Covid-19: venecianos revelam sequelas duradouras depois de considerados curados

» Entre as marcas deixadas pelo novo
coranavírus, José Bressale e dona Isaura Oliosi perderam o apetite, sentem cansaço e fraqueza

Cansaço ao menor esforço físico, perda de apetite, olfato. Mesmo depois de curados, ainda existem pacientes venecianos sofrendo com sintomas relacionados à Covid-19.

Os relatos não se limitam a quem apresentou a forma mais grave da enfermidade, mas até mesmo pessoas que não precisaram de internação.
Há casos em que médicos acreditam que até outras doenças possam ter sido desencadeadas pelo novo coronavírus, que é o caso da enfermeira Eva Aparecida Galvão Silva, 50 anos. Um médico que a atende acredita que a acalasia que a veneciana adquiriu, pode ter relação com o novo coronavírus.

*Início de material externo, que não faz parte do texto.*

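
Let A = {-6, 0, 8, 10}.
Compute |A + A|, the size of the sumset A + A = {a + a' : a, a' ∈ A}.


A + A = {a + a' : a, a' ∈ A}; |A| = 4.
General bounds: 2|A| - 1 ≤ |A + A| ≤ |A|(|A|+1)/2, i.e. 7 ≤ |A + A| ≤ 10.
Lower bound 2|A|-1 is attained iff A is an arithmetic progression.
Enumerate sums a + a' for a ≤ a' (symmetric, so this suffices):
a = -6: -6+-6=-12, -6+0=-6, -6+8=2, -6+10=4
a = 0: 0+0=0, 0+8=8, 0+10=10
a = 8: 8+8=16, 8+10=18
a = 10: 10+10=20
Distinct sums: {-12, -6, 0, 2, 4, 8, 10, 16, 18, 20}
|A + A| = 10

|A + A| = 10


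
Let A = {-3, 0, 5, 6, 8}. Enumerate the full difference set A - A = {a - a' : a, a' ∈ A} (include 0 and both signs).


A - A = {a - a' : a, a' ∈ A}.
Compute a - a' for each ordered pair (a, a'):
a = -3: -3--3=0, -3-0=-3, -3-5=-8, -3-6=-9, -3-8=-11
a = 0: 0--3=3, 0-0=0, 0-5=-5, 0-6=-6, 0-8=-8
a = 5: 5--3=8, 5-0=5, 5-5=0, 5-6=-1, 5-8=-3
a = 6: 6--3=9, 6-0=6, 6-5=1, 6-6=0, 6-8=-2
a = 8: 8--3=11, 8-0=8, 8-5=3, 8-6=2, 8-8=0
Collecting distinct values (and noting 0 appears from a-a):
A - A = {-11, -9, -8, -6, -5, -3, -2, -1, 0, 1, 2, 3, 5, 6, 8, 9, 11}
|A - A| = 17

A - A = {-11, -9, -8, -6, -5, -3, -2, -1, 0, 1, 2, 3, 5, 6, 8, 9, 11}


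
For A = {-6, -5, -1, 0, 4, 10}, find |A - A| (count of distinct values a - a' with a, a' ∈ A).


A - A = {a - a' : a, a' ∈ A}; |A| = 6.
Bounds: 2|A|-1 ≤ |A - A| ≤ |A|² - |A| + 1, i.e. 11 ≤ |A - A| ≤ 31.
Note: 0 ∈ A - A always (from a - a). The set is symmetric: if d ∈ A - A then -d ∈ A - A.
Enumerate nonzero differences d = a - a' with a > a' (then include -d):
Positive differences: {1, 4, 5, 6, 9, 10, 11, 15, 16}
Full difference set: {0} ∪ (positive diffs) ∪ (negative diffs).
|A - A| = 1 + 2·9 = 19 (matches direct enumeration: 19).

|A - A| = 19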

O tema ainda carece de estudos para entender o que, de fato, acontece depois que uma pessoa elimina o vírus do organismo. Respostas, inclusive, buscadas por Eva, que apesar de não ter ficado internada, teve diversos problemas durante e após a Covid-19. “Quem se arrisca em aglomeração, praias e festas, não sabe o risco que tem em levar isso para casa, para quem ama. Essa doença não é simples, é preciso ter consciência”, ressalta.

Eva carrega, mesmo após mais de seis meses de recuperada, falta de ar e fraqueza. Perda de apetite, pré-diabetes e pré-hipertensão, são sintomas que permaneceram com a enfermeira por dois meses pós-doença. Já na época da enfermidade, 35% do seu pulmão foi afetado.

Sobre a acalasia, – doença no esôfago, que causa entre os sintomas, dificuldade de engolir -, Eva tinha uma cirurgia agendada para o próximo dia 16, porém precisou ser adiada, por conta de outro problema de saúde que surgiu. “De acordo com um médico que me assiste, há relatos desses sintomas da acalasia em outros pacientes e estão investigando os casos para ver se há relação”, fala. A enfermeira ressalta, também, que sobre a acalasia, existem suspeitas de que a doença tem como causas virais.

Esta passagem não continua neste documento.